Post Con Relief-Nunc Pro Tunc Orders

The notion of court orders nunc pro tunc is a very vague equitable doctrine.  Even if counsel obtains a nunc pro tunc order in criminal court, there is no guarantee at all the immigration court will reach the criminal court’s conclusion that the order or plea was entered on the backdated date cf. United States v. Esparza.  The immigration courts generally follow federal immigration law on these questions, rather than the vagaries of the law of the 50 states, because of a desire for national uniformity. 

 

On the other hand, it is possible for immigration counsel to argue that the immigration courts are bound to honor the final judgment of a state court under the Full Faith and Credit doctrine. 

 

Because of this question, however, counsel should ask whether they really need an order to be entered nunc pro tunc.  If there is no strong immigration need to backdate the order or plea, perhaps it is better not to ask that the state court act nunc pro tunc.

 

If it is really necessary to backdate an order or plea, the best argument might be that the law requires that the state and immigration courts place the defendant back in the same position he or she would have occupied if the error had not been made, i.e., with the opportunity to enter the same plea he or she would have had if the ineffective assistance of counsel or the court’s error in giving the mandatory immigration advice had not been made.

 

The United States Supreme Court recently referred to this obligation in Lafler v.
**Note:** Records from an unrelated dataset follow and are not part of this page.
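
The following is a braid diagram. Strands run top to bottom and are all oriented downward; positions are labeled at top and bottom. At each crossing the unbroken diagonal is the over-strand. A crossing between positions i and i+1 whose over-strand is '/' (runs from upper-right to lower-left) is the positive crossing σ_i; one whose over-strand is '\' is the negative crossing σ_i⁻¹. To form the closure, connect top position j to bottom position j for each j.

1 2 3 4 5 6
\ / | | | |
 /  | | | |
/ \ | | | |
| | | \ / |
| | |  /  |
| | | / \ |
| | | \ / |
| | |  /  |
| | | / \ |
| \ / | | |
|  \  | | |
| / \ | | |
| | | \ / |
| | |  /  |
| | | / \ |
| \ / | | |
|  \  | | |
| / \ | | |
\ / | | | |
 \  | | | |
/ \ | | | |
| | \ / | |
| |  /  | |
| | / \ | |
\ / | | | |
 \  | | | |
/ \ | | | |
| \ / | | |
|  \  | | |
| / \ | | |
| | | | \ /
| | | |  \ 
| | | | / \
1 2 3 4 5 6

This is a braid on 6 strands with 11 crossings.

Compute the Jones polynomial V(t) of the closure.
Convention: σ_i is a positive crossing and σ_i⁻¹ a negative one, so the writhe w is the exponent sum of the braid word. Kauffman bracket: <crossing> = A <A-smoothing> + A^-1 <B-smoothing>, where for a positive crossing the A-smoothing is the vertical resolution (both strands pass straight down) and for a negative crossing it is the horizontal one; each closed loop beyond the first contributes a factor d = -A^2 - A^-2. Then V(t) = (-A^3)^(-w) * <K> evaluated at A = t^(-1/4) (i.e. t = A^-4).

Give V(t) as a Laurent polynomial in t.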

Cooper, 556 U.S. ___, 132 S. Ct.1376 (Mar. 21, 2012).  In that case, the court addressed the question of prejudice where defense counsel rendered ineffective assistance of counsel during plea bargaining, where in rejecting an offer of a 51-to-85-month sentence, defense counsel misadvised the defendant that the prosecution would be unable to establish intent to murder because the victim had been shot below the waist, and he went to trial, was convicted on all counts, and received a mandatory minimum 185-to-360-month sentence.

 

The court addressed the general question of the appropriate remedy where “ineffective assistance of counsel has caused the rejection of a plea leading to a trial and a more severe sentence”:

 

Sixth Amendment remedies should be “tailored to the injury suffered from the constitutional violation and should not unnecessarily infringe on competing interests.” United States v. Morrison, 449 U. S. 361, 364 (1981). Thus, a remedy must “neutralize the taint” of a constitutional violation, id., at 365 . . . .

 

(Id. at 1388.)  This argument might also be used in the context of a California Penal Code § 1016.5 error, where justice also requires the court to place the defendant in the same position he or she would have occupied absent the error.

 

The federal courts of appeals, including the Ninth Circuit, have also held in the immigration ineffective assistance of counsel context, that the remedy must place the client in the same position he or she would have occupied, as far as the timing of relief is concerned, that they would have faced if counsel had not made the error.  One case involved the one-year deadline for filing a political asylum claim, and held that even though the court finding of ineffective assistance of counsel was made many years later, when the deadline had long since passed, the court ordered the immigration authorities to accept the political asylum claim as though it had been timely filed within the one-year statute of limitations. 

 

The BIA has issued nunc pro tunc remedies “in cases going back for more than 50 years ... [to] achieve equitable results serving the interests of the agency and the individual alike.” In re Lei, 22 I. & N. Dec. 113, 132 (BIA 1998). Federal courts also “rel[y] on the doctrine, in order to return aliens to the position in which they would have been, but for a significant error in their immigration proceedings.” Edwards v. I.N.S., 393 F.3d 299, 308–09 (2d Cir.2004). When “agency error would otherwise be irremediable, and where the plaintiff has been deprived of a significant benefit” such as “the opportunity to seek a particular form of deportation relief,” courts apply the doctrine in immigration cases so “the error [can] be remedied nunc pro tunc.Id. at 310–311; see also Batanic v. I.N.S., 12 F.3d 662, 667 (7th Cir.1993) (granting a noncitizen asylum nunc pro tunc, when procedural defects in his removal proceeding coupled with an intervening statutory change made him otherwise ineligible for asylum); De Cardenas v. Reno, 278 F.Supp.2d 284, 294 (D.Conn.2003) (remanding a case to the BIA with directions to enter relief from deportation nunc pro tunc, given “administrative oversights and procedural defects [had] deprived [petitioner] of an important opportunity to make her case for section 212(c) relief”).